Banks pass through rate cuts faster than rate rises - savers typically see a 0.10-0.20 pp drop on instant-access accounts within 2-4 weeks of a cut. Notice accounts and term deposits often hold their advertised rate until renewal. Move surplus cash from low-paying current accounts to higher-yielding accounts within 30 days of any rate decision to capture the highest available yield before the market re-prices.
Refinancing makes sense if (a) the new rate is at least 0.50-0.75 percentage points lower than your current rate AND (b) you'll stay in the home long enough to recoup closing costs (typically 24-48 months). Locking a fixed rate is usually correct when rates are projected to rise further; floating is correct when more cuts are likely. The path of RBI policy over the next 6-12 months is the deciding factor.
How does this rate move affect my credit card debt?
Most credit cards charge a variable APR linked to the prime rate. After a 0.25 pp central-bank cut, expect a 0.25 pp reduction in your card APR within 1-2 billing cycles. The dollar impact is small (a ₹5,000 balance saves roughly ₹12/year per 0.25 pp), so the priority remains paying off the balance rather than waiting for rate relief.
What happens to bond prices when RBI cuts rates?
Bond prices move INVERSELY to yields. When the central bank cuts policy rates, market yields drop and existing bonds (which pay the older, higher coupons) become more valuable. Long-duration bonds gain the most; short-duration bonds barely move. For retirees holding a 60/40 portfolio, a 100 bp cut typically lifts the bond sleeve 5-8%.
Should I move my fixed deposit to floating-rate instruments?
Only if you expect MORE rate cuts. After a cut, the existing fixed deposit you booked at the older higher rate is the better position. New deposits will offer the lower rate. Reinvest only at maturity, not before, to avoid premature-withdrawal penalty.
How long does it take for rate cuts to reach the real economy?
Standard transmission lag is 6-18 months. The first effects show in mortgage applications (within weeks), then auto and personal loans (1-3 months), then capex and hiring decisions (6-12 months). The full GDP impact peaks roughly 12-18 months after the cut.
Does the rate cut affect crypto or stock prices?
Rate cuts are generally bullish for risk assets - lower discount rates raise the present value of future earnings, and lower bond yields push investors toward higher-yielding alternatives. Tech stocks and crypto typically rally on the announcement but the move is often priced in beforehand.
Should I take a personal loan now or wait?
If rates are projected to fall further, waiting saves money. If rates are projected to rise, take the loan now and lock the current rate. Read the central bank's forward-guidance statement closely - it usually telegraphs the direction of the next 1-2 decisions.
How will this rate move affect rental yields?
Lower rates raise property prices (because mortgages are cheaper) but rent grows slower than prices. So gross rental yield compresses after rate cuts. Cash flow on existing rentals improves (lower mortgage payment); but acquiring NEW rentals at compressed yields requires more equity or longer payback periods.
Does the rate change affect international remittances?
Indirectly. Lower domestic rates can weaken the currency, making outbound remittances more expensive and inbound remittances worth more in local currency.
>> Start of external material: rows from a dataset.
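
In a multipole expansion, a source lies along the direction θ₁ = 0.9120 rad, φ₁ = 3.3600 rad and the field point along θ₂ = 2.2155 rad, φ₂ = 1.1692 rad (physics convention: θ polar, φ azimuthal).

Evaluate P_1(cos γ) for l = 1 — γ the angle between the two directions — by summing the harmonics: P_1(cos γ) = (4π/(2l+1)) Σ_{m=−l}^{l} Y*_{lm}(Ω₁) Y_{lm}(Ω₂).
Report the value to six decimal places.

Addition theorem: P_1(cos γ) = (4π/3) Σ_m Y*_{lm}(Ω₁) Y_{lm}(Ω₂), m = −1…1:
  m=-1: (-0.26670 - 0.05919j) × (0.10794 - 0.25418j) = -0.04383 + 0.06140j  (running Σ = -0.04383 + 0.06140j)
  m=0: (0.29911 + 0.00000j) × (-0.29363 + 0.00000j) = -0.08783 + 0.00000j  (running Σ = -0.13166 + 0.06140j)
  m=1: (0.26670 - 0.05919j) × (-0.10794 - 0.25418j) = -0.04383 - 0.06140j  (running Σ = -0.17549 + 0.00000j)
Σ over m = -0.17549 + 0.00000j; ×(4π/3) → -0.73511 + 0.00000j. Real part: -0.735111

-0.735111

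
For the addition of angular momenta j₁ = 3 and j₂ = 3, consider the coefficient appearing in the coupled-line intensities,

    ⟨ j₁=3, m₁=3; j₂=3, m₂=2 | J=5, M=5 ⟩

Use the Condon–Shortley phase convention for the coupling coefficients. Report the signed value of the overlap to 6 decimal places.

+√(1/2) = +0.707107

√[11·1!5!5!/12! · 6!0!5!1!10!0!] = √(103680000)
  +(−1)^0/∏(0,1,0,5,5,0)! = 1/14400  (running 1/14400)
⟨..|..⟩ = √(103680000)·(1/14400) = +0.707107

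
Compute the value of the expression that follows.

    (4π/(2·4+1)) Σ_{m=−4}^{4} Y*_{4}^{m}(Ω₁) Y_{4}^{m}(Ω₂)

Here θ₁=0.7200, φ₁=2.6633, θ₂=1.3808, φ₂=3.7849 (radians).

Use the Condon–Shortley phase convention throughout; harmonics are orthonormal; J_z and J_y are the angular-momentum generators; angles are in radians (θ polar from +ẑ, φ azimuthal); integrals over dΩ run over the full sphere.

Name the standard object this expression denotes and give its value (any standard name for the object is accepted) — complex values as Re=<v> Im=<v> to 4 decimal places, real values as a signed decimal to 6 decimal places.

This sum is the spherical-harmonic addition theorem: it equals the Legendre polynomial P_l(cos γ) of the angle γ between the two directions.
Expand P_4 via completeness: Σ_{m} conj(Y_{4,m}) at Ω₁ times Y_{4,m} at Ω₂ —
  [-4]  conj(Y_{4,-4})(Ω₁) = -0.02809 - 0.07880j ; Y_{4,-4}(Ω₂) = -0.34683 - 0.22151j ; Δ = -0.00771 + 0.03355j
  [-3]  conj(Y_{4,-3})(Ω₁) = -0.03656 + 0.26729j ; Y_{4,-3}(Ω₂) = 0.07867 + 0.20957j ; Δ = -0.05889 + 0.01337j
  [-2]  conj(Y_{4,-2})(Ω₁) = 0.24782 - 0.35142j ; Y_{4,-2}(Ω₂) = -0.06786 + 0.23234j ; Δ = 0.06483 + 0.08143j
  [-1]  conj(Y_{4,-1})(Ω₁) = -0.19915 + 0.10325j ; Y_{4,-1}(Ω₂) = 0.19307 - 0.14475j ; Δ = -0.02351 + 0.04876j
  [+0]  conj(Y_{4,0})(Ω₁) = -0.29357 + 0.00000j ; Y_{4,0}(Ω₂) = 0.20888 + 0.00000j ; Δ = -0.06132 + 0.00000j
  [+1]  conj(Y_{4,1})(Ω₁) = 0.19915 + 0.10325j ; Y_{4,1}(Ω₂) = -0.19307 - 0.14475j ; Δ = -0.02351 - 0.04876j
  [+2]  conj(Y_{4,2})(Ω₁) = 0.24782 + 0.35142j ; Y_{4,2}(Ω₂) = -0.06786 - 0.23234j ; Δ = 0.06483 - 0.08143j
  [+3]  conj(Y_{4,3})(Ω₁) = 0.03656 + 0.26729j ; Y_{4,3}(Ω₂) = -0.07867 + 0.20957j ; Δ = -0.05889 - 0.01337j
  [+4]  conj(Y_{4,4})(Ω₁) = -0.02809 + 0.07880j ; Y_{4,4}(Ω₂) = -0.34683 + 0.22151j ; Δ = -0.00771 - 0.03355j
Σ over m = -0.11188 - 0.00000j; ×(4π/9) → -0.15622 - 0.00000j. Real part: -0.156215

Legendre polynomial (addition theorem), -0.156215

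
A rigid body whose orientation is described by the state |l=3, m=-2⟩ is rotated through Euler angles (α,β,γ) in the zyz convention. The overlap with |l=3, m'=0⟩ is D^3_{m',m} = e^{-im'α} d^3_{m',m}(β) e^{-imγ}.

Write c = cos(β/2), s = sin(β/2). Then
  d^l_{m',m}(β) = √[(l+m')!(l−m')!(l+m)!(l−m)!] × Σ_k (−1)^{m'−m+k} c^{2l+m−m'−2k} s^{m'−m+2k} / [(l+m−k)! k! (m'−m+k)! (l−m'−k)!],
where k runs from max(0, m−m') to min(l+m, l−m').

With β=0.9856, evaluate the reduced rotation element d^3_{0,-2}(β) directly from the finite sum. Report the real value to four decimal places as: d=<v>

d=0.5256

d^3_{0,-2}(β=0.9856) via the finite sum:
Half-angle: c=0.881012, s=0.473095. N=√(6·6·1·120)=65.726707
k: max(0,(-2)−(0))=0 … min(3+(-2),3−(0))=1
  k=0: (−1)^2·65.7267/(12)·0.8810^4·0.4731^2 = +0.738556
  k=1: (−1)^3·65.7267/(12)·0.8810^2·0.4731^4 = -0.212969
d^3_{0,-2}(0.9856) = +0.738556 -0.212969 = +0.525587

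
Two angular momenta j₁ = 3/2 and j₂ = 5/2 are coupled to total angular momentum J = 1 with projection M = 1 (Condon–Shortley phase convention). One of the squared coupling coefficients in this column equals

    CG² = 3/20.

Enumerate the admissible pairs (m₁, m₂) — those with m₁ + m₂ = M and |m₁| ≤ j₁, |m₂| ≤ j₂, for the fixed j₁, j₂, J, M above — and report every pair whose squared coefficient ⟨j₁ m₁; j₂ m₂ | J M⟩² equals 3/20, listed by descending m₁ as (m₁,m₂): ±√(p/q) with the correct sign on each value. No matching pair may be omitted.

(1/2,1/2): −√(3/20)

Admissible pairs with m₁+m₂ = M = 1: (-3/2,5/2), (-1/2,3/2), (1/2,1/2), (3/2,-1/2)
  (m₁,m₂)=(3/2,-1/2): CG² = 1/20, CG = +√(1/20)
  (m₁,m₂)=(1/2,1/2): CG² = 3/20, CG = −√(3/20)   ← matches the target
  (m₁,m₂)=(-1/2,3/2): CG² = 3/10, CG = +√(3/10)
  (m₁,m₂)=(-3/2,5/2): CG² = 1/2, CG = −√(1/2)
Pairs with CG² = 3/20: (1/2,1/2): −√(3/20)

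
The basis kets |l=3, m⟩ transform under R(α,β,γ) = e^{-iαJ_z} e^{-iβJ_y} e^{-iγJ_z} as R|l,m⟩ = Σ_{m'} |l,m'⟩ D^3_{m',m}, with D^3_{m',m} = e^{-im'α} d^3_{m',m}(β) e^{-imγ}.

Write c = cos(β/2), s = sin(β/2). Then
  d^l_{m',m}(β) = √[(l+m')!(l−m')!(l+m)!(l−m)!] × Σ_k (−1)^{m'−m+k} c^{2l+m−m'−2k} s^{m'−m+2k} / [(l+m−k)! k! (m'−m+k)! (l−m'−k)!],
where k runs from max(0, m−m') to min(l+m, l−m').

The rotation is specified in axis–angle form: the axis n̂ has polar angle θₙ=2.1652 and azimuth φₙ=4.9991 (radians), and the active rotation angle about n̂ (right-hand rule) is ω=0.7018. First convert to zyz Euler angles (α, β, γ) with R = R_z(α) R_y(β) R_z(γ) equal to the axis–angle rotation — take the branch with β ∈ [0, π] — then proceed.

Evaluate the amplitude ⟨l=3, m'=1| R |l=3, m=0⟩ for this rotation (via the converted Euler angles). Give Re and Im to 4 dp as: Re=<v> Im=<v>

Axis–angle → zyz. n̂ = (sinθₙcosφₙ, sinθₙsinφₙ, cosθₙ) = (+0.234294, -0.794663, -0.560015), ω = 0.7018.
R = I cosω + sinω [n̂]ₓ + (1−cosω) n̂n̂ᵀ gives
  R = [+0.776654, +0.317543, -0.544036; -0.405541, +0.912914, -0.046091; +0.482022, +0.256426, +0.837795]
β = atan2(√(R₁₃²+R₂₃²), R₃₃) = 0.577565; α = atan2(R₂₃, R₁₃) mod 2π = 3.226112; γ = atan2(R₃₂, −R₃₁) mod 2π = 2.652690
D^3_{1,0}(3.2261,0.5776,2.6527) = e^{-i·1·3.2261}·d^3_{1,0}(0.5776)·e^{-i·0·2.6527}. Compute d first:
With c≡cos(β/2)=0.958591 and s≡sin(β/2)=0.284785, N=[24·2·6·6]^{1/2}=41.569219
k: max(0,(0)−(1))=0 … min(3+(0),3−(1))=2
  k=0: (−1)^1·41.5692/(12)·0.9586^5·0.2848^1 = -0.798501
  k=1: (−1)^2·41.5692/(4)·0.9586^3·0.2848^3 = +0.211429
  k=2: (−1)^3·41.5692/(12)·0.9586^1·0.2848^5 = -0.006220
d^3_{1,0}(0.5776) = -0.798501 +0.211429 -0.006220 = -0.593292
Attach z-rotation phases: D = e^{-i(1)(3.2261)}·(-0.593292)·e^{-i(0)(2.6527)} = +0.591175-0.050085i

Re=0.5912 Im=-0.0501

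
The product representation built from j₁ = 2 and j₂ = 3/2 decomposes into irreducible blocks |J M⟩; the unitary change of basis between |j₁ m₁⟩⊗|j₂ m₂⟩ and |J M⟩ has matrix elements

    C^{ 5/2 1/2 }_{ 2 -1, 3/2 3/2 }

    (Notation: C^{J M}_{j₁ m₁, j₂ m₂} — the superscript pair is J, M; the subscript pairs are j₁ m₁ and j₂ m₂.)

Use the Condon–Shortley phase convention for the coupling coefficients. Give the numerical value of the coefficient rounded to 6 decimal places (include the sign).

triangle: 1!*3!*2!/7! = 12/5040
(j±m)!: 1!*3!*3!*0!*3!*2! = 432
prefactor² = (2J+1)*Δ*N² = 216/35
  k=1: −1/(1!*0!*2!*2!*1!*0!) = -1/4
Σ = -1/4  ⇒  CG² = 216/35*(-1/4)² = 27/70
CG = −√(27/70) = -0.621059

-0.621059  (= −√(27/70))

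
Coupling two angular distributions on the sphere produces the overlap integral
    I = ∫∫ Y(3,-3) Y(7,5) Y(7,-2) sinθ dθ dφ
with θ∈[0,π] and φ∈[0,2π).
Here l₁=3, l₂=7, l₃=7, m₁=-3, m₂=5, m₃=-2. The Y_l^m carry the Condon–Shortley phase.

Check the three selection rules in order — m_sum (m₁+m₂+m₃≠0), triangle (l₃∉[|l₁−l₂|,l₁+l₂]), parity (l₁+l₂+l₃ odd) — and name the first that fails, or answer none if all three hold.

parity

azimuthal sum: -3 + 5 − 2 = 0  ✓
4 ≤ 7 ≤ 10 (triangle on l)  ✓
L = 3 + 7 + 7 = 17 (odd)  ✗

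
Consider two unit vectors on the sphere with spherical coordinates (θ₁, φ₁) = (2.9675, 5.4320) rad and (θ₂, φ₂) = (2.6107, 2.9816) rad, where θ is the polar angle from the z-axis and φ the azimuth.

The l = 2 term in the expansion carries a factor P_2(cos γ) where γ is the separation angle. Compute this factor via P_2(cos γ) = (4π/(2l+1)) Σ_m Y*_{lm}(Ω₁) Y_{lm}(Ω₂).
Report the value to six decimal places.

Term-by-term m-sum for l=2 (normalisation 4π/5 = 2.513274):
  [-2]  conj(Y_{2,-2})(Ω₁) = -0.00152 - 0.01149j ; Y_{2,-2}(Ω₂) = 0.09399 + 0.03115j ; Δ = 0.00021 - 0.00113j
  [-1]  conj(Y_{2,-1})(Ω₁) = -0.08686 + 0.09912j ; Y_{2,-1}(Ω₂) = 0.33300 + 0.05374j ; Δ = -0.03425 + 0.02834j
  [+0]  conj(Y_{2,0})(Ω₁) = 0.60239 + 0.00000j ; Y_{2,0}(Ω₂) = 0.38824 + 0.00000j ; Δ = 0.23387 + 0.00000j
  [+1]  conj(Y_{2,1})(Ω₁) = 0.08686 + 0.09912j ; Y_{2,1}(Ω₂) = -0.33300 + 0.05374j ; Δ = -0.03425 - 0.02834j
  [+2]  conj(Y_{2,2})(Ω₁) = -0.00152 + 0.01149j ; Y_{2,2}(Ω₂) = 0.09399 - 0.03115j ; Δ = 0.00021 + 0.00113j
Total Σ_m = 0.16580 + 0.00000j. Multiply by 2.513274: 0.41670 + 0.00000j. P_2(cos γ) = 0.416698

0.416698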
The direct fee structure of remittance services is unaffected by central-bank policy.
How do I model this rate change in my financial plan?
Use our calculators below to plug in the new rate against your specific loan amount, mortgage balance, savings balance, and investment horizon. The dollar impact varies hugely by individual situation - a single-percentage-point national rate change can move one household's annual outflow by ₹500 and another's by ₹5,000+.
Related topics readers also search for
Common adjacent queries on this topic. Each calculator and explainer linked below covers one or more of these specifically.